Forty per cent of respondents to the consultation felt that the impact of the changes on caravan occupiers would be unacceptable—as it certainly would be when they have nowhere else to go. The government response to the consultation on the Taylor review of planning practice guidance was published in May. Will the Minister confirm that the guidance on the use of TSNs will be part of the new guidance suite that will be published before the Summer Recess? Will the guidance say that councils should use TSNs only once they have a five-year deliverable supply of sites in place? If it will not, these regulations put the cart before the horse. The draconian power to make people homeless should be invoked only after a local deficit of sites has been eliminated.
My Lords, when on 13 February this year the Department for Communities and Local Government concluded its consultation on the proposal to change the temporary stop notice system and, in effect, leave it up to local planning authorities to determine whether it is right to evict families from unauthorised caravan sites irrespective of the availability of other sites, special circumstances of health and education, or any kind of disproportionate impact, more than 40% of responses stated that the impact on Gypsies and Travellers would be unacceptable. However, six weeks or so later, on 29 March, just before the Easter bank holiday, the Secretary of State, Mr Pickles, announced that he would go ahead with measures that he unveiled just two weeks later. His precipitous move means that there will now be a complete absence of any need to consider, let alone provide, an alternative legal site if a family, even in great need, perhaps with an oxygen machine or with a heavily pregnant mother, is evicted from an unlawful site.
Noble Lords will know that unlawful sites happen because far too few councils have made a proper assessment of site need, let alone made new council sites or approved private ones. Therefore those families—not a large number—who have been obliged to stop on unauthorised ground will be even more disadvantaged, sometimes dangerously so. Nor, if the Ministry of Justice’s proposals go ahead, will judicial review be as available as in the past.
Is this warfare between communities necessary? Is it essential that in addition to enforcement notices, injunctions and direct action, councils should be able, without any corresponding duty to provide or allow the small number of sites required, to remove whole families into a further progression of illegal stopping, and enduring a lack of facilities such as mains drainage, piped water and rubbish removal, which will further deny their children education and their sick people healthcare?

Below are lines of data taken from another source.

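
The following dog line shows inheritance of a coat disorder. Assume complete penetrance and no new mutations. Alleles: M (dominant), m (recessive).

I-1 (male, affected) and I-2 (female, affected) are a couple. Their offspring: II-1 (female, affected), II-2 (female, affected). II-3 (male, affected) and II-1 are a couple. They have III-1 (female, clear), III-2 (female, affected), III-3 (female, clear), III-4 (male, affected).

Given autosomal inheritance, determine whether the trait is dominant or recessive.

dominant

II-3 and II-1 are both affected yet have a clear child III-1. Under a recessive model two affected parents are homozygous and every child would be affected, so the trait cannot be recessive.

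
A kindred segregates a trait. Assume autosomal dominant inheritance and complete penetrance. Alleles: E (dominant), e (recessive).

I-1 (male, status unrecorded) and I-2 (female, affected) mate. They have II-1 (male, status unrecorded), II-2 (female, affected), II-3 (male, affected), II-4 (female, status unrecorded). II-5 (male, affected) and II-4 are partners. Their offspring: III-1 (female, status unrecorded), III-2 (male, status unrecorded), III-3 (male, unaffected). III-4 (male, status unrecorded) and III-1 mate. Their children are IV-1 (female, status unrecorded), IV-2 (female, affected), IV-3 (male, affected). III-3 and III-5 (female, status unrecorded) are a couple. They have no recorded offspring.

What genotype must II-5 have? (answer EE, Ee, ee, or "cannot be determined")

Ee

From phenotype alone, II-5 is EE or Ee.
II-5 is affected so carries E and passed e to III-3 (ee), so II-5 is Ee.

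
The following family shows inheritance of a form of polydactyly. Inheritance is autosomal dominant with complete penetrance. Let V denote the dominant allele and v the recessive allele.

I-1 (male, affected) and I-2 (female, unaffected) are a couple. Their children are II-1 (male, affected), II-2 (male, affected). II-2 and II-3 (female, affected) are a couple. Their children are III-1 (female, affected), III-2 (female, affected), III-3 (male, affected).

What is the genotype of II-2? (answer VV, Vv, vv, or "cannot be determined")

Vv

From phenotype alone, II-2 is VV or Vv.
II-2 is affected so carries V and received v from I-2 (vv), so II-2 is Vv.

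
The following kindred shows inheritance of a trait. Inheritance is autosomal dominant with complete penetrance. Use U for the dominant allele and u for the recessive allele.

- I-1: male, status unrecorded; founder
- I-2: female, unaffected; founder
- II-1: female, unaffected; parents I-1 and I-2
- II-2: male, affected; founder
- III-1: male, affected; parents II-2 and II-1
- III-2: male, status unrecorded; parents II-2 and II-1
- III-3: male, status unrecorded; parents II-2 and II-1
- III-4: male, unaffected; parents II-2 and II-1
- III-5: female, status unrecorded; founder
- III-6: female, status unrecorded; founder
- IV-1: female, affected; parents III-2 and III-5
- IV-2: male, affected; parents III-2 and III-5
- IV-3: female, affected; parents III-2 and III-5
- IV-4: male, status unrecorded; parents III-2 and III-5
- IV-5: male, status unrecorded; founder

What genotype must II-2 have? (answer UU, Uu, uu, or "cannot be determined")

From phenotype alone, II-2 is UU or Uu.
II-2 is affected so carries U and passed u to III-4 (uu), so II-2 is Uu.

Uu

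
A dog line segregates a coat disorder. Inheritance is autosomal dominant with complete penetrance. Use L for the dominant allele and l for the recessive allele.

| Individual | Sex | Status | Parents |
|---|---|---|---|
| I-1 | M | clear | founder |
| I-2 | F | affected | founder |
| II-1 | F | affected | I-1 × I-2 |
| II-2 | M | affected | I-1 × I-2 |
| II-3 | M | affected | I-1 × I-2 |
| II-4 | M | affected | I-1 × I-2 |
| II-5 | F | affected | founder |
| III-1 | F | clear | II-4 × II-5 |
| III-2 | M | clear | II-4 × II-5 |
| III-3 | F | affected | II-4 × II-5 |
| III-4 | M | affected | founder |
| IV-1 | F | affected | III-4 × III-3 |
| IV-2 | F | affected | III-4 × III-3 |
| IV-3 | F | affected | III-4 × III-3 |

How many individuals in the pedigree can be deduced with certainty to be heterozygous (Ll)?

Obligate heterozygotes: II-1 is affected so carries L and received l from I-1 (ll), so II-1 is Ll; II-2 is affected so carries L and received l from I-1 (ll), so II-2 is Ll; II-3 is affected so carries L and received l from I-1 (ll), so II-3 is Ll; II-4 is affected so carries L and received l from I-1 (ll), so II-4 is Ll; II-5 is affected so carries L and passed l to III-1 (ll), so II-5 is Ll.
Every other individual is either homozygous by phenotype or has at least one consistent homozygous assignment, so the count is 5.

5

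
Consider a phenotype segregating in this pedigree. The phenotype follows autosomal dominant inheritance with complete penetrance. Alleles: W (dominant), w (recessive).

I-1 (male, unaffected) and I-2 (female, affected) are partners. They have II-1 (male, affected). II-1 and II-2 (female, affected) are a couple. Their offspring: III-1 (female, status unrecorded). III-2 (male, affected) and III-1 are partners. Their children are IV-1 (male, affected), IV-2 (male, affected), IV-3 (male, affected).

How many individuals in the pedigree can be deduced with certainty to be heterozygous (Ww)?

Obligate heterozygotes: II-1 is affected so carries W and received w from I-1 (ww), so II-1 is Ww.
Every other individual is either homozygous by phenotype or has at least one consistent homozygous assignment, so the count is 1.

1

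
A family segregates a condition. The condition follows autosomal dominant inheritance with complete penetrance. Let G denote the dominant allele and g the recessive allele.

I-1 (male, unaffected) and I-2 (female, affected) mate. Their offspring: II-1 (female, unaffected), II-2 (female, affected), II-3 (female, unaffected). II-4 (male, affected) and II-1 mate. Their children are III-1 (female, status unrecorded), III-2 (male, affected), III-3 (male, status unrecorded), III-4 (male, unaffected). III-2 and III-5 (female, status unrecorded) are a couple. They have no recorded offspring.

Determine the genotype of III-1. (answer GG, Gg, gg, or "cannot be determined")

III-1's phenotype is unrecorded, and no parent or child forces a single allele at both positions; consistent genotype assignments exist with III-1 as Gg or gg.

cannot be determined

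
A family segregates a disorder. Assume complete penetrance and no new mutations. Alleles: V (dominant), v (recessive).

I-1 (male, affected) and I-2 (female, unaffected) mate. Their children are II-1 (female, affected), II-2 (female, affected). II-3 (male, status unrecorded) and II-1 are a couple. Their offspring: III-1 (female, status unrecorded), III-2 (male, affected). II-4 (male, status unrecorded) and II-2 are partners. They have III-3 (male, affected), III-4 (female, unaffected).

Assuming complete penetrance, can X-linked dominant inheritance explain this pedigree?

A consistent assignment under X-linked dominant exists: I-1 X^V Y, I-2 X^v X^v, II-1 X^V X^v, II-2 X^V X^v, II-3 X^V Y, II-4 X^v Y, III-1 X^V X^V, III-2 X^V Y, III-3 X^V Y, III-4 X^v X^v.
In this assignment every recorded phenotype matches its genotype and every non-founder's genotype is obtainable from its parents' genotypes, so the pedigree is consistent.

Yes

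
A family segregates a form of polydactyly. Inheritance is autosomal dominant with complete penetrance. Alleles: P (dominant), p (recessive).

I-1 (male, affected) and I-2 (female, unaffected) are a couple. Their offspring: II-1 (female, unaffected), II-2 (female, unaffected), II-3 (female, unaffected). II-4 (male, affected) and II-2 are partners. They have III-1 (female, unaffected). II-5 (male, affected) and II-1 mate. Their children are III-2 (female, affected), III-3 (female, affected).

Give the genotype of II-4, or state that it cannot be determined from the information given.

From phenotype alone, II-4 is PP or Pp.
II-4 is affected so carries P and passed p to III-1 (pp), so II-4 is Pp.

Pp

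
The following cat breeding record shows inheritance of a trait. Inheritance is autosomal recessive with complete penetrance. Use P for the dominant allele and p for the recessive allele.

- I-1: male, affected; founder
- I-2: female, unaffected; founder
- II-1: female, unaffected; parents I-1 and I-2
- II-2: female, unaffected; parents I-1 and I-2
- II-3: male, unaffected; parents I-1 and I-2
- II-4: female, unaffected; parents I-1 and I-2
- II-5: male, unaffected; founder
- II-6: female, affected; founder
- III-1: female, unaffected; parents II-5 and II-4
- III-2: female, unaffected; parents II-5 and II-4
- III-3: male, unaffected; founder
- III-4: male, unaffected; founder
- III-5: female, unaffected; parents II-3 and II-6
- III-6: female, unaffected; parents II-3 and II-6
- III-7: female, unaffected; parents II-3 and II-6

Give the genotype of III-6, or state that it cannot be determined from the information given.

From phenotype alone, III-6 is PP or Pp.
III-6 is unaffected so carries P and received p from II-6 (pp), so III-6 is Pp.

Pp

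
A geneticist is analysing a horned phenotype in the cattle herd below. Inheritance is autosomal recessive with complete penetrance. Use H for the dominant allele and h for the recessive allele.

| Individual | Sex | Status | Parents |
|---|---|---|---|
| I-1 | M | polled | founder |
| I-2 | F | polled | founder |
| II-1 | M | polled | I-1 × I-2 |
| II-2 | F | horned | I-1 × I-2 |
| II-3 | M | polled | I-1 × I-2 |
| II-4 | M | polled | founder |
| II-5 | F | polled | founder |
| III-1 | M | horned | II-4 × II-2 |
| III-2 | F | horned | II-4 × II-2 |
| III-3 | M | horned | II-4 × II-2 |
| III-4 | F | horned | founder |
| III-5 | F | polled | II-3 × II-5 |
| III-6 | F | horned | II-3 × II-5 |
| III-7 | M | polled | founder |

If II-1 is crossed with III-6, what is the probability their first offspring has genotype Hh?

2/3

I-1 is polled so carries H and passed h to II-2 (hh), so I-1 is Hh.
I-2 is polled so carries H and passed h to II-2 (hh), so I-2 is Hh.
II-1 is a polled offspring of I-1 (Hh) × I-2 (Hh), whose cross gives 1/4 HH : 1/2 Hh : 1/4 hh; conditioning on being polled, II-1 is HH with probability 1/3, Hh with probability 2/3.
III-6 is horned, so III-6 is hh.
Summing over parental genotype combinations, P(offspring has genotype Hh) = 1/3·1 + 2/3·1/2 = 2/3.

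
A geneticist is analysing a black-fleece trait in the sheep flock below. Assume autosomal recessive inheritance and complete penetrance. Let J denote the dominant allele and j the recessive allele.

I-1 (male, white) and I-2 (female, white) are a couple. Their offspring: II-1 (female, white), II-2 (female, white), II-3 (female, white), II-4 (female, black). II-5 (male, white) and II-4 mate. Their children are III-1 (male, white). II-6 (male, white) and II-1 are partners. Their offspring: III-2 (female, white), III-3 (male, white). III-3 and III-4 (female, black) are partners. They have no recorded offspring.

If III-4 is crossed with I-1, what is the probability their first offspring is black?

1/2

III-4 is black, so III-4 is jj.
I-1 is white so carries J and passed j to II-4 (jj), so I-1 is Jj.
The cross gives 1/2 Jj : 1/2 jj, so P(offspring is black) = 1/2.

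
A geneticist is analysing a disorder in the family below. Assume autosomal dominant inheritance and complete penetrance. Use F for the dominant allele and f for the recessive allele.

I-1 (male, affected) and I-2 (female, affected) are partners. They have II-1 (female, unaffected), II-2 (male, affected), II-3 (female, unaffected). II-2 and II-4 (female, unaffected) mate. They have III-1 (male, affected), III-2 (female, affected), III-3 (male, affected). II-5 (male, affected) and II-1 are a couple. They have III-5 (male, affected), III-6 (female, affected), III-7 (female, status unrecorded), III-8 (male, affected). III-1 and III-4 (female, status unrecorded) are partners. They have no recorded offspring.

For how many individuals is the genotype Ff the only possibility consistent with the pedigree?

Obligate heterozygotes: I-1 is affected so carries F and passed f to II-1 (ff), so I-1 is Ff; I-2 is affected so carries F and passed f to II-1 (ff), so I-2 is Ff; III-1 is affected so carries F and received f from II-4 (ff), so III-1 is Ff; III-2 is affected so carries F and received f from II-4 (ff), so III-2 is Ff; III-3 is affected so carries F and received f from II-4 (ff), so III-3 is Ff; III-5 is affected so carries F and received f from II-1 (ff), so III-5 is Ff; III-6 is affected so carries F and received f from II-1 (ff), so III-6 is Ff; III-8 is affected so carries F and received f from II-1 (ff), so III-8 is Ff.
Every other individual is either homozygous by phenotype or has at least one consistent homozygous assignment, so the count is 8.

8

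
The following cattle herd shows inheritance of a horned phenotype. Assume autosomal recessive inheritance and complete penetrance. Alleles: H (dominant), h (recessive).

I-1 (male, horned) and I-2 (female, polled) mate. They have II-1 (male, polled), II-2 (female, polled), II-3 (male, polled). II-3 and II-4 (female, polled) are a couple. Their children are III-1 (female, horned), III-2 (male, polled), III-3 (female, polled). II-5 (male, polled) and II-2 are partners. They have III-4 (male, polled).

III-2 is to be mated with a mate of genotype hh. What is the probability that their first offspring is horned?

1/3

II-3 is polled so carries H and received h from I-1 (hh), so II-3 is Hh.
II-4 is polled so carries H and passed h to III-1 (hh), so II-4 is Hh.
III-2 is a polled offspring of II-3 (Hh) × II-4 (Hh), whose cross gives 1/4 HH : 1/2 Hh : 1/4 hh; conditioning on being polled, III-2 is HH with probability 1/3, Hh with probability 2/3.
Summing over parental genotype combinations, P(offspring is horned) = 2/3·1/2 = 1/3.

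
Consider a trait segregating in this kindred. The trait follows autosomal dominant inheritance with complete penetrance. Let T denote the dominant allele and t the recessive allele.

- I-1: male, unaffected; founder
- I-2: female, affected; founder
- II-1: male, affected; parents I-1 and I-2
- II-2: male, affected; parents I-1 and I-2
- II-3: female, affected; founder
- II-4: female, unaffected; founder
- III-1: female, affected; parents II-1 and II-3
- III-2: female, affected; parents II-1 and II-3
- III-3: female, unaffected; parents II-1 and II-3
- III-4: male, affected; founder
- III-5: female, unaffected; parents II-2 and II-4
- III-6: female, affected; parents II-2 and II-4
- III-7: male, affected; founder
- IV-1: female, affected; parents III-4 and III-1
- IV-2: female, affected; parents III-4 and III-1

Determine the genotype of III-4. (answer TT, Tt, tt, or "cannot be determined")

III-4's phenotype allows TT or Tt, and no parent or child forces a single allele at both positions; consistent genotype assignments exist with III-4 as TT or Tt.

cannot be determined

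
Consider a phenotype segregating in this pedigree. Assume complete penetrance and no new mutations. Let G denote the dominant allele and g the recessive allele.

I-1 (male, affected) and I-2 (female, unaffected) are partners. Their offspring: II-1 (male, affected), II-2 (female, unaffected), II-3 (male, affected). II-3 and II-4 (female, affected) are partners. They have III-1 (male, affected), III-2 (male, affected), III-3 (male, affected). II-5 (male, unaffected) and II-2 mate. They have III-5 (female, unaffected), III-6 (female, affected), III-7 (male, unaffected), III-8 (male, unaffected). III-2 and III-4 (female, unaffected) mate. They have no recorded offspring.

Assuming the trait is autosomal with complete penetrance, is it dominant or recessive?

recessive

II-5 and II-2 are both unaffected yet have an affected child III-6. Under dominance, an affected child requires at least one affected parent, so the trait cannot be dominant.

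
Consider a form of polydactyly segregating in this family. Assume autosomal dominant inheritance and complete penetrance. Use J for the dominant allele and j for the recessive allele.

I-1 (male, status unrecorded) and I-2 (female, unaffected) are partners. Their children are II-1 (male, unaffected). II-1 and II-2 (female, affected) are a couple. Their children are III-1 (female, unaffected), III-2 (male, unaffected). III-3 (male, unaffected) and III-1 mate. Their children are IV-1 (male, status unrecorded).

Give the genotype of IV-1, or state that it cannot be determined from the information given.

From phenotype alone, IV-1 is JJ or Jj or jj.
IV-1 received j from III-3 (jj) and received j from III-1 (jj), so IV-1 is jj.

jj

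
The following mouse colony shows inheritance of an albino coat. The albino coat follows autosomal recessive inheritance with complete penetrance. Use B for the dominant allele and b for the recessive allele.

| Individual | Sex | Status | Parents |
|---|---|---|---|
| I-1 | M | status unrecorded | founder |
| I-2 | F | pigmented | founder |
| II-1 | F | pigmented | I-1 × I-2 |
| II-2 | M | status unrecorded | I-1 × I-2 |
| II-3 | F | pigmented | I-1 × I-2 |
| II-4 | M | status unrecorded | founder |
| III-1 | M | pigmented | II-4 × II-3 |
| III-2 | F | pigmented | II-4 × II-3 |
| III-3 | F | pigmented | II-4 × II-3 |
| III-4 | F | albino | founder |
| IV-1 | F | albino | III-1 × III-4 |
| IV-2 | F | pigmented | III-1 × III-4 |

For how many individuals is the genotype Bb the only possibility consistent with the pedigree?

2

Obligate heterozygotes: III-1 is pigmented so carries B and passed b to IV-1 (bb), so III-1 is Bb; IV-2 is pigmented so carries B and received b from III-4 (bb), so IV-2 is Bb.
Every other individual is either homozygous by phenotype or has at least one consistent homozygous assignment, so the count is 2.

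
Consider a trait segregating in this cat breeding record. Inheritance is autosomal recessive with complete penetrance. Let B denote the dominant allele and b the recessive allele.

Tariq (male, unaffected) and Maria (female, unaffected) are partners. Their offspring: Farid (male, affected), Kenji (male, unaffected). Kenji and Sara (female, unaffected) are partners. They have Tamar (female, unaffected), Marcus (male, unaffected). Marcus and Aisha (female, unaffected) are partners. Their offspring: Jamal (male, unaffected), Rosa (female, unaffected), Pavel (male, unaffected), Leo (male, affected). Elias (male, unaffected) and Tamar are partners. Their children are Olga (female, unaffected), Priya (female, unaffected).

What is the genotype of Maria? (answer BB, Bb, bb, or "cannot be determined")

Bb

From phenotype alone, Maria is BB or Bb.
Maria is unaffected so carries B and passed b to Farid (bb), so Maria is Bb.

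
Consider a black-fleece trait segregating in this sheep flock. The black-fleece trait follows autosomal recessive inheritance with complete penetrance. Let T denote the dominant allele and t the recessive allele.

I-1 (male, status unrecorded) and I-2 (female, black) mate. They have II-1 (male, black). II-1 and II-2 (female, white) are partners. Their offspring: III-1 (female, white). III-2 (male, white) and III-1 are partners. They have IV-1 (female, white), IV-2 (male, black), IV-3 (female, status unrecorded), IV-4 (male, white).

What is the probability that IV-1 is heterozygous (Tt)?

2/3

III-2 is white so carries T and passed t to IV-2 (tt), so III-2 is Tt.
III-1 is white so carries T and received t from II-1 (tt), so III-1 is Tt.
Their cross gives offspring ratios 1/4 TT : 1/2 Tt : 1/4 tt. Conditioning on IV-1 being white, P(Tt) = 1/2 / 3/4 = 2/3.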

It is not as if there are not examples of much better practice. The successful pilot of the negotiated stopping system in Leeds is one of the best. Everyone took part: the council, the police, the local Traveller support group, Gypsy and Traveller families themselves and local businesses. Leeds City Council estimates that it has saved more than £100,000 so far by avoiding eviction and clean-up costs—a far cry from the millions of pounds spent in the Dale Farm disaster. It also says that access to healthcare, education and training has significantly improved for the roadside families concerned. Your Lordships will well understand the benefit of that for community cohesion and for the prospects of employment and, in some cases, life itself.
Councils need to be encouraged through the legal framework to behave like this, not discouraged. How will the Government achieve improvements? I am reminded of Mahatma Gandhi’s famous answer to the question of what he thought of English civilisation. He said, “It would be a good idea”. A good start would be to drop these regulations.